California Dreamin’ de Pénélope Bagieu : une Cass à part
Gallimard – 272 pages
La courte vie de Cass Elliot a été un roman, avec son lot d’anecdotes flamboyantes, de petits arrangements avec la réalité et un trait de légende urbaine pour boucler le tout. Et si parfois le mythe a éclipsé le talent, qu’on ne garde d’elle qu’une image floue – celle d’une sorte de Cas(s)tafiore faisant la fête avec le gratin de Laurel Canyon à la fin des sixties – il suffit de se replonger dans ses enregistrements avec les Mamas & Papas ou en solo pour succomber à sa voix. Le genre de timbre à la fois chaud et clair, puissant et mélodieux qui renvoie dans les cordes les trois-quarts des néo-divas et rend inoubliable une chansonnette aussi jolie que banale que “California Dreamin’”.
California Dreamin’ n’est pas une biographie exhaustive de la chanteuse. Pénélope Bagieu a choisi de se pencher sur des moments de l’enfance et des débuts de Cass, de s’attarder sur les personnages qui l’ont marquée ou façonnée et de peindre un portrait en finesse, sans explications/justifications ou psychologie facile de ses choix ou ses motivations. Ainsi, une case lui suffit pour expliquer l’origine de la boulimie. Rien à voir avec le biopic d’artiste hollywoodien basé sur le schéma traumatisme originel-ascension-gloire-chute-rédemption. Et c’est pour cela que c’est bon.
Sous son crayon, le charisme légendaire de Cass explose. A l’opposé des critères de beauté d’une époque où la tyrannie de la minceur faisait déjà des ravages physiques (les médecins prescrivaient couramment des amphétamines en guise de pillules minceur), elle séduit grâce à son talent, son bagout et sa personnalité hors-cadre. Le public la réclame, elle éclipse ses partenaires dans ses groupes successifs. Elle est bigger than life, coquette, minaudière, grande gueule, drôle, excessive, ambitieuse.
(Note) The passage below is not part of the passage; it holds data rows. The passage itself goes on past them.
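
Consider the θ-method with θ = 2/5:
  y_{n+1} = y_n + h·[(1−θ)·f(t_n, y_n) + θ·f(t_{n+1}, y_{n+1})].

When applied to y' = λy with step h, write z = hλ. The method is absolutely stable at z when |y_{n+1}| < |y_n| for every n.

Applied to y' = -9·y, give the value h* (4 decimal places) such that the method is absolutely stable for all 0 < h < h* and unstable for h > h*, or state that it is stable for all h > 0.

With y'=λy (z=hλ):
  y_{n+1} = y_n + z·[3/5·y_n + 2/5·y_{n+1}] ⇒ (1 − 2/5z)y_{n+1} = (1 + 3/5z)y_n
  R(z) = (1 + 3/5z)/(1 − 2/5z).

Boundary: |R(x)|=1, x<0.
x=-0.95: |R|=0.3116
R=−1: 1+3/5x = −1+2/5x ⇒ -1/5x=2 ⇒ x=2/(-1/5)=-10.0000
Confirm numerically:
  x=-9.519: |R|=0.97999 <1
  x=-9.022: |R|=0.95756 <1
  x=-4.271: |R|=0.57695 <1
  x=-10.509: |R|=1.01956 >1
  x=-10.172: |R|=1.00679 >1
  x=-10.080: |R|=1.00318 >1
Stable set (-10.0000, 0).

(-10.0000,0); λ=-9 ⇒ h* = (10)/9 = 1.1111.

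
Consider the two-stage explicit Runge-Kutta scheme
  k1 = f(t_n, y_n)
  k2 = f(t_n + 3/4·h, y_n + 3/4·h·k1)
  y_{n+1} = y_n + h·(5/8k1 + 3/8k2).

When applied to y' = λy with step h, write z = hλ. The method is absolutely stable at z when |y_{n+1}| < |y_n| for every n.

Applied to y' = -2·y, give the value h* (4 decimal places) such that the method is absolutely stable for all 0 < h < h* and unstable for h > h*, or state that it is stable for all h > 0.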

Un peu pathétique aussi lorsqu’elle ne cesse de tomber amoureuse d’hommes qui la considèrent comme une sœur ou une bonne copine.
Visuellement, California Dreamin’ s’accorde avec son héroïne et déborde de charme : visages expressifs, vivants ; décors crayonnés, du plus minimaliste au plus fouillé ; scènes de trips ou de fumette se déroulant hors de toute case, en volutes psyché noires et blanches se promenant à travers la page.
California Dreamin’ s’inscrit dans la lignée des romans graphiques et biographies de musiciens réussis, à l’instar du très coloré Haddon Hall de Néjib (Hors Collection, 2012), où le début de la carrière de David Bowie est racontée du point de vue de la maison dans laquelle il a vécu dans une sorte de communauté. Dans l’un comme dans l’autre, la poésie et les envolées visuelles sont bien plus évocatrices que le besoin de réalisme d’un biopic, les personnages sont stylisés à l’extrême, les événements, bien que réels, prennent des airs oniriques et le silence de la bande dessinée invitent à la réécoute des disques qui l’ont inspirée.